Берта схватила конверт, болтавшийся на ручке корзины, оторвала его, раскрыла, вытащила карточку, минуту смотрела на нее в остолбенении, а потом торопливо приказала:
— Оставьте пока здесь. Отнесете ее позже.
Захлопнув дверь, она трагически прошептала:
— Дональд, нас вычислили!
— В чем дело?
Она протянула мне карточку с надписью: «Наилучшие пожелания от полиции Денвера».
Я постарался сохранить непроницаемое лицо, но, видимо, чем-то все же себя выдал; а может, ситуация оказалась уж настолько несуразной, что Берта обо всем Догадалась и завопила:
— Дональд! Опять твои идиотские шуточки! Да ты… — Она схватила разукрашенную корзину и стала размахивать ею, явно собираясь шмякнуть ее посреди моей каюты.
— Она стоит двадцать четыре доллара семнадцать центов, включая доставку, — успел сказать я.
Берта застыла на месте и уставилась на меня, а потом на корзину.
— Черт бы побрал тебя с твоими расчетами!
— И все это еще можно съесть, — добавил я.
Берта сорвала с корзины желтый целлофан и стала вышвыривать оттуда фрукты, конфеты, орехи и баночки с мармеладом.
— Не надо ее здесь разгружать, — сказал я. — Это тебе.
Берта не останавливалась.
— Я же не буду это есть, — продолжал я. — Придется выкинуть.
Она все равно не останавливалась.
— И деньги пропадут, — не унимался я. — Отличные фрукты, дорогие; и конфеты такие, что…
Берта глубоко вздохнула, отшвырнула обертку, потом побросала фрукты и конфеты обратно в корзину и направилась к двери.
— Дональд, — укоризненно сказала она, — ты прекрасно знаешь, что я не позволю, чтобы это пропало. Теперь я все съем.
— Можешь кому-нибудь раздать, — осторожно предложил я.
— Кому?
— Кому-нибудь, кто проголодается.
— На этом корабле никто не проголодается, — грустно заметила она и добавила: — И потом, какого черта мне отдавать товары на двадцать четыре доллара семнадцать центов кому-то, кого я даже не знаю?

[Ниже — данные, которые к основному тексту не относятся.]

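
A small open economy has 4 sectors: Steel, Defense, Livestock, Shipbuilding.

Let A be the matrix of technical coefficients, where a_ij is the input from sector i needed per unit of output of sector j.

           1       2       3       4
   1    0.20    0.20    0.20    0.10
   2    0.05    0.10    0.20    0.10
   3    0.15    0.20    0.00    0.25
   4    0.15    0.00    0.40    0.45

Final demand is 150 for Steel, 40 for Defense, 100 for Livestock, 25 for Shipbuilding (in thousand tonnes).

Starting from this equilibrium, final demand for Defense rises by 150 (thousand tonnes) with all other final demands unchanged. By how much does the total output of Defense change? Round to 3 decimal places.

Δx_2 = 193.252

I − A =
  [   0.80    -0.20    -0.20    -0.10]
  [  -0.05     0.90    -0.20    -0.10]
  [  -0.15    -0.20     1.00    -0.25]
  [  -0.15     0.00    -0.40     0.55]
Compute the cofactors C_ij = (−1)^(i+j)·(3×3 minor ij) of I−A; the adjugate is their transpose:
adj(I−A) = Cᵀ =
  [ 0.3750   0.1200   0.1650   0.1650]
  [ 0.0675   0.3150   0.1275   0.1275]
  [ 0.1165   0.1090   0.3740   0.2110]
  [ 0.1870   0.1120   0.3170   0.6430]
det(I−A) = Σ_j (I−A)_1j·C_1j = (0.80)(0.3750) + (-0.20)(0.0675) + (-0.20)(0.1165) + (-0.10)(0.1870) = 0.2445
(I − A)⁻¹ = adj(I−A) / det(I−A) ≈
  [   1.5337     0.4908     0.6748     0.6748]
  [   0.2761     1.2883     0.5215     0.5215]
  [   0.4765     0.4458     1.5297     0.8630]
  [   0.7648     0.4581     1.2965     2.6299]
Δx = (I − A)⁻¹ Δd with Δd having +150 in the Defense component and 0 elsewhere.
So Δx_2 = L_22 · (+150), where L_22 = adj(I−A)_22 / det(I−A) = 0.3150 / 0.2445.
Δx_2 = 0.3150 × (+150) / 0.2445 = 47.25 / 0.2445 ≈ 193.252.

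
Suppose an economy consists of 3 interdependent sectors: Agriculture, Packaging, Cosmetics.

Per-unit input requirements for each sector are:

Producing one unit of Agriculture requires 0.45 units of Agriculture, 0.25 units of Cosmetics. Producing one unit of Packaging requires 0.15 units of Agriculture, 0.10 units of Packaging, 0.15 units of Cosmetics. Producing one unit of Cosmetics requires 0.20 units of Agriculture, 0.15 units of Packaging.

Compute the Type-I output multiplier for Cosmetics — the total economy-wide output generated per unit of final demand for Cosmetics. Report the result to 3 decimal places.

I − A =
  [   0.55    -0.15    -0.20]
  [   0.00     0.90    -0.15]
  [  -0.25    -0.15     1.00]
Cofactors of I−A, C_ij = (−1)^(i+j)·(minor ij) (rows/columns in the sector order above):
  C_11 = (0.90)(1.00) − (-0.15)(-0.15) = 0.8775
  C_12 = −[(0.00)(1.00) − (-0.15)(-0.25)] = 0.0375
  C_13 = (0.00)(-0.15) − (0.90)(-0.25) = 0.2250
  C_21 = −[(-0.15)(1.00) − (-0.20)(-0.15)] = 0.1800
  C_22 = (0.55)(1.00) − (-0.20)(-0.25) = 0.5000
  C_23 = −[(0.55)(-0.15) − (-0.15)(-0.25)] = 0.1200
  C_31 = (-0.15)(-0.15) − (-0.20)(0.90) = 0.2025
  C_32 = −[(0.55)(-0.15) − (-0.20)(0.00)] = 0.0825
  C_33 = (0.55)(0.90) − (-0.15)(0.00) = 0.4950
det(I−A) = Σ_j (I−A)_1j·C_1j = (0.55)(0.8775) + (-0.15)(0.0375) + (-0.20)(0.2250) = 0.4320
adj(I−A) = Cᵀ =
  [ 0.8775   0.1800   0.2025]
  [ 0.0375   0.5000   0.0825]
  [ 0.2250   0.1200   0.4950]
(I − A)⁻¹ = adj(I−A) / det(I−A) ≈
  [   2.0313     0.4167     0.4688]
  [   0.0868     1.1574     0.1910]
  [   0.5208     0.2778     1.1458]
The output multiplier for sector j is the column-j sum of the Leontief inverse (I − A)⁻¹ = adj(I−A) / det(I−A).
Column C of adj(I−A): (0.2025, 0.0825, 0.4950); det(I−A) = 0.4320.
m_C = (0.2025 + 0.0825 + 0.4950) / 0.4320 = 0.78 / 0.4320 ≈ 1.806.

m_C = 1.806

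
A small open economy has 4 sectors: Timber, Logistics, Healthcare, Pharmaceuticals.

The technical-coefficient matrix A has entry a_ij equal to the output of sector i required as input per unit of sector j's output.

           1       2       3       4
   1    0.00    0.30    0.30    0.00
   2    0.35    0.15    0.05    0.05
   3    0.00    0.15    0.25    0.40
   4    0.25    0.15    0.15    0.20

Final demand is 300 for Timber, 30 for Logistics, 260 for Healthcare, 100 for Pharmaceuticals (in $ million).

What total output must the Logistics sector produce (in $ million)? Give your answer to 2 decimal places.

I − A =
  [   1.00    -0.30    -0.30     0.00]
  [  -0.35     0.85    -0.05    -0.05]
  [   0.00    -0.15     0.75    -0.40]
  [  -0.25    -0.15    -0.15     0.80]
Compute the cofactors C_ij = (−1)^(i+j)·(3×3 minor ij) of I−A; the adjugate is their transpose:
adj(I−A) = Cᵀ =
  [ 0.443250   0.216000   0.216000   0.121500]
  [ 0.203375   0.510000   0.135250   0.099500]
  [ 0.149875   0.210000   0.584750   0.305500]
  [ 0.204750   0.202500   0.202500   0.535500]
det(I−A) = Σ_j (I−A)_1j·C_1j = (1.00)(0.443250) + (-0.30)(0.203375) + (-0.30)(0.149875) + (0.00)(0.204750) = 0.337275
(I − A)⁻¹ = adj(I−A) / det(I−A) ≈
  [   1.3142     0.6404     0.6404     0.3602]
  [   0.6030     1.5121     0.4010     0.2950]
  [   0.4444     0.6226     1.7337     0.9058]
  [   0.6071     0.6004     0.6004     1.5877]
x = (I − A)⁻¹ d = adj(I−A)·d / det(I−A), with det(I−A) = 0.337275:
  x_1 = (0.443250·300 + 0.216000·30 + 0.216000·260 + 0.121500·100) / 0.337275 = 207.765 / 0.337275 ≈ 616.01
  x_2 = (0.203375·300 + 0.510000·30 + 0.135250·260 + 0.099500·100) / 0.337275 = 121.4275 / 0.337275 ≈ 360.03
  x_3 = (0.149875·300 + 0.210000·30 + 0.584750·260 + 0.305500·100) / 0.337275 = 233.8475 / 0.337275 ≈ 693.34
  x_4 = (0.204750·300 + 0.202500·30 + 0.202500·260 + 0.535500·100) / 0.337275 = 173.70 / 0.337275 ≈ 515.01

x_2 = 360.03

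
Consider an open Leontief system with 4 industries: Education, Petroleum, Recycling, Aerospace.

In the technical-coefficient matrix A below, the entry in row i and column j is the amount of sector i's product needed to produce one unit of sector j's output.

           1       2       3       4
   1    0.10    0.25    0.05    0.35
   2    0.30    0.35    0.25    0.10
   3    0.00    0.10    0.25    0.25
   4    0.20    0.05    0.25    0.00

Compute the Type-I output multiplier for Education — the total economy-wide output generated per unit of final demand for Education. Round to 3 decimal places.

I − A =
  [   0.90    -0.25    -0.05    -0.35]
  [  -0.30     0.65    -0.25    -0.10]
  [   0.00    -0.10     0.75    -0.25]
  [  -0.20    -0.05    -0.25     1.00]
Compute the cofactors C_ij = (−1)^(i+j)·(3×3 minor ij) of I−A; the adjugate is their transpose:
adj(I−A) = Cᵀ =
  [ 0.412500   0.199375   0.162250   0.204875]
  [ 0.233750   0.563750   0.272250   0.206250]
  [ 0.068250   0.106750   0.449750   0.147000]
  [ 0.111250   0.094750   0.158500   0.358500]
det(I−A) = Σ_j (I−A)_1j·C_1j = (0.90)(0.412500) + (-0.25)(0.233750) + (-0.05)(0.068250) + (-0.35)(0.111250) = 0.2704625
(I − A)⁻¹ = adj(I−A) / det(I−A) ≈
  [   1.5252     0.7372     0.5999     0.7575]
  [   0.8643     2.0844     1.0066     0.7626]
  [   0.2523     0.3947     1.6629     0.5435]
  [   0.4113     0.3503     0.5860     1.3255]
The output multiplier for sector j is the column-j sum of the Leontief inverse (I − A)⁻¹ = adj(I−A) / det(I−A).
Column 1 of adj(I−A): (0.412500, 0.233750, 0.068250, 0.111250); det(I−A) = 0.2704625.
m_1 = (0.412500 + 0.233750 + 0.068250 + 0.111250) / 0.2704625 = 0.82575 / 0.2704625 ≈ 3.053.

m_1 = 3.053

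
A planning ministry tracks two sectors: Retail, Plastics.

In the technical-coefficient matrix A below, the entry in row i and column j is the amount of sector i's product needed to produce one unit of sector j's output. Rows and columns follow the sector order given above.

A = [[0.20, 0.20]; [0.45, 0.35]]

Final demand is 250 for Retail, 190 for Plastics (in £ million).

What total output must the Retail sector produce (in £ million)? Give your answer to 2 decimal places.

I − A =
  [   0.80    -0.20]
  [  -0.45     0.65]
det(I−A) = (0.80)(0.65) − (-0.20)(-0.45) = 0.4300
adj(I−A) = [[0.65, 0.20], [0.45, 0.80]]
(I − A)⁻¹ = adj(I−A) / det(I−A) ≈
  [   1.5116     0.4651]
  [   1.0465     1.8605]
x = (I − A)⁻¹ d = adj(I−A)·d / det(I−A), with det(I−A) = 0.4300:
  x_1 = (0.65·250 + 0.20·190) / 0.4300 = 200.50 / 0.4300 ≈ 466.28
  x_2 = (0.45·250 + 0.80·190) / 0.4300 = 264.50 / 0.4300 ≈ 615.12

x_1 = 466.28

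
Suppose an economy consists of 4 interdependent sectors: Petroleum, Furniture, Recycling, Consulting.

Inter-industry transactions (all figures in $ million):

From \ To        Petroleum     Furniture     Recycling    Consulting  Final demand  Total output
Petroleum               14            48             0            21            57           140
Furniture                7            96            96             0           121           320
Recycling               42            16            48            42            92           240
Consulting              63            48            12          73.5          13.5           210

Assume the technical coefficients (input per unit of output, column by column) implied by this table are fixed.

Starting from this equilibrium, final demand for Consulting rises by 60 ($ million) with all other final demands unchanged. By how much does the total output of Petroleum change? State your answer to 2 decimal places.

Δx_P = 15.83

Technical coefficients a_ij = z_ij / X_j:
  a_PP = 14/140 = 0.10, a_FP = 7/140 = 0.05, a_RP = 42/140 = 0.30, a_CP = 63/140 = 0.45
  a_PF = 48/320 = 0.15, a_FF = 96/320 = 0.30, a_RF = 16/320 = 0.05, a_CF = 48/320 = 0.15
  a_PR = 0/240 = 0.00, a_FR = 96/240 = 0.40, a_RR = 48/240 = 0.20, a_CR = 12/240 = 0.05
  a_PC = 21/210 = 0.10, a_FC = 0/210 = 0.00, a_RC = 42/210 = 0.20, a_CC = 73.5/210 = 0.35
I − A =
  [   0.90    -0.15     0.00    -0.10]
  [  -0.05     0.70    -0.40     0.00]
  [  -0.30    -0.05     0.80    -0.20]
  [  -0.45    -0.15    -0.05     0.65]
Compute the cofactors C_ij = (−1)^(i+j)·(3×3 minor ij) of I−A; the adjugate is their transpose:
adj(I−A) = Cᵀ =
  [ 0.332000   0.088750   0.048500   0.066000]
  [ 0.139500   0.421500   0.216250   0.088000]
  [ 0.202625   0.101250   0.372375   0.145750]
  [ 0.277625   0.166500   0.112125   0.462000]
det(I−A) = Σ_j (I−A)_1j·C_1j = (0.90)(0.332000) + (-0.15)(0.139500) + (0.00)(0.202625) + (-0.10)(0.277625) = 0.2501125
(I − A)⁻¹ = adj(I−A) / det(I−A) ≈
  [   1.3274     0.3548     0.1939     0.2639]
  [   0.5577     1.6852     0.8646     0.3518]
  [   0.8101     0.4048     1.4888     0.5827]
  [   1.1100     0.6657     0.4483     1.8472]
Δx = (I − A)⁻¹ Δd with Δd having +60 in the Consulting component and 0 elsewhere.
So Δx_P = L_PC · (+60), where L_PC = adj(I−A)_PC / det(I−A) = 0.066000 / 0.2501125.
Δx_P = 0.066000 × (+60) / 0.2501125 = 3.96 / 0.2501125 ≈ 15.83.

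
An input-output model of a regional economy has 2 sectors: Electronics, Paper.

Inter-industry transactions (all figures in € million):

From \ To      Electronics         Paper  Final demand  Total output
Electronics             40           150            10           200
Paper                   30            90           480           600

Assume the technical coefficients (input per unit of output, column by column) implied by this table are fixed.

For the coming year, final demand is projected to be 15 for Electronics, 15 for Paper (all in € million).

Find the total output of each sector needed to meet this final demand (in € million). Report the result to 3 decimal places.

x_E = 25.681, x_P = 22.179

Technical coefficients a_ij = z_ij / X_j:
  a_EE = 40/200 = 0.20, a_PE = 30/200 = 0.15
  a_EP = 150/600 = 0.25, a_PP = 90/600 = 0.15
I − A =
  [   0.80    -0.25]
  [  -0.15     0.85]
det(I−A) = (0.80)(0.85) − (-0.25)(-0.15) = 0.6425
adj(I−A) = [[0.85, 0.25], [0.15, 0.80]]
(I − A)⁻¹ = adj(I−A) / det(I−A) ≈
  [   1.3230     0.3891]
  [   0.2335     1.2451]
x = (I − A)⁻¹ d = adj(I−A)·d / det(I−A), with det(I−A) = 0.6425:
  x_E = (0.85·15 + 0.25·15) / 0.6425 = 16.50 / 0.6425 ≈ 25.681
  x_P = (0.15·15 + 0.80·15) / 0.6425 = 14.25 / 0.6425 ≈ 22.179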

— Можешь угостить этого денверского полицейского, — подсказал я, — Эдгара Ларсона. У вас завяжется крепкая дружба.
Берта посмотрела на меня испепеляющим взглядом и потащила корзину к себе в каюту.
Нарочно спустившись в столовую несколько позже назначенного времени, я обнаружил, что за моим столом, накрытом на шесть персон, уже сидят четверо.
В компании ощущалась некоторая напряженность, обычная для первых часов морского путешествия. Все уже готовы вступить в приятельские отношения, но никто пока не знает, как их завязать. Каждый предпочитает, чтобы первый шаг сделал кто-то другой.
— Добрый вечер, — сказал я, усаживаясь за стол. — Моя фамилия Лэм. Кажется, нам предстоит провести несколько дней вместе.
Норма Радклиф оказалась слева от меня. Лет двадцати семи, рыжеволосая, с голубыми глазами, лукаво поглядывавшими то на одного, то на другого, она имела вид человека, давно познавшего все жизненные проблемы и большинство из них для себя решившего.
Справа от меня сидела еще одна девушка — блондинка, представившаяся как Филис Итон. Ее характер сразу угадать было трудно. Должно быть, и ей доводилось пленять мужские сердца, но сейчас она сидела скромно потупив взор и разговаривала так тихо и невнятно, что приходилось напрягать слух.
Прямо напротив меня расположился мужчина, назвавшийся Сиднеем Селмой. Это был законченный хам, фальшивый, как трехдолларовый банкнот, явно склонный к пошлостям самого низкого пошиба.
Сидевшая рядом с ним молодая женщина, Роза Флакс-тон, видимо, пришла за стол первой; Селма явился вторым и, естественно, уселся рядом с ней. Она была, пожалуй, немного полновата, лет тридцати с небольшим, однако на вид свойская, добродушная бабенка без всяких предрассудков.
Через минуту появился и наш последний сосед по столу — Эдгар Ларсон. Это был сухой, жилистый субъект лет сорока, высоколобый, с пронзительным взглядом и плотно сжатыми губами, одетый в серый костюм с серым же галстуком. Видимо, он старался ничем не обращать на себя внимания, однако, как это часто бывает, именно этим старанием и выделялся.
Увидев его, я сразу понял, что сел он за этот стол не случайно. Ни один приличный стюард не посадил бы его сюда без специального указания, подкрепленного либо деньгами, либо властью.
Для игры, которую я затевал, лучшую исходную позицию придумать было трудно. Этот Селма был настолько прямолинеен в своем идиотском донжуанстве, что мне оставалось лишь расслабиться на своем стуле и предоставить первое слово ему.